As Obama began playing to a statewide and then a national audience, he made some adjustments in his stands on the issues, notably gun control. When he was running for the state senate in Chicago, he took the conventional view of inner-city politicians that gun ownership should be sharply limited. In his first race for state senate he even said in a questionnaire that he supported “restrictions on the sale and possession of handguns.” (Obama later said a staffer filled out the form.) Still, in the state legislature, Obama continued to vote in general support of restrictions on gun use and ownership.

But when he ran for the U.S. Senate in Illinois, a state with a thriving hunting culture, Obama began subtly turning away from his previous position. Like many Democrats nationwide in the post-Clinton era, Obama recognized that to push gun control was to court electoral disaster; the laws would never pass and the candidates who supported them would never win. Still, Obama had not at this point migrated entirely to the individual rights views of the Second Amendment. When Alan Keyes, the hapless Republican who wound up running against Obama in the 2004 Illinois Senate race, challenged Obama in a debate on his beliefs about the Second Amendment, Obama steered the conversation in a different direction. Obama said nothing about the Constitution but only that he believed in “common sense gun safety” measures like a ban on assault weapons.

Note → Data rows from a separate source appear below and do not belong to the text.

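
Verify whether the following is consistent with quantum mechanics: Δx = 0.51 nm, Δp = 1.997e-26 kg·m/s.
No, it violates the uncertainty principle (impossible measurement).

Calculate the product ΔxΔp:
ΔxΔp = (5.100e-10 m) × (1.997e-26 kg·m/s)
ΔxΔp = 1.018e-35 J·s

Compare to the minimum allowed value ℏ/2:
ℏ/2 = 5.273e-35 J·s

Since ΔxΔp = 1.018e-35 J·s < 5.273e-35 J·s = ℏ/2,
the measurement violates the uncertainty principle.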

But conservatives had succeeded on gun control and the Second Amendment in the new millennium the way liberals had won on school desegregation and equal protection in the 1960s. Through the use of politics, the courts, and the broader culture, each side in turn had changed the understanding of the Constitution. In both cases, the political victories were so overwhelming that opposition became futile. By the 1970s, no serious politician advocated segregated schools; by 2008, no serious presidential candidate—at least one who hoped to win—advocated the traditional conception of the Second Amendment.

So, after Obama launched his presidential campaign in 2007, he began speaking out in support of an individual right under the Second Amendment. The mode of Obama’s expression, which he repeated throughout the campaign, revealed the nature of the conservative ideological victory on this issue. As Obama put it in a debate with Hillary Clinton before the Pennsylvania primary, “As a general principle, I believe that the Constitution confers an individual right to bear arms. But just because you have an individual right does not mean that the state or local government can’t constrain the exercise of that right, in the same way that we have a right to private property but local governments can establish zoning ordinances that determine how you can use it.” It was, characteristically for Obama, a cautious position, but still an unmistakable endorsement of the individual rights theory. The future president picked his fights—and chose to avoid this one over the Constitution. It wouldn’t be the last time, either.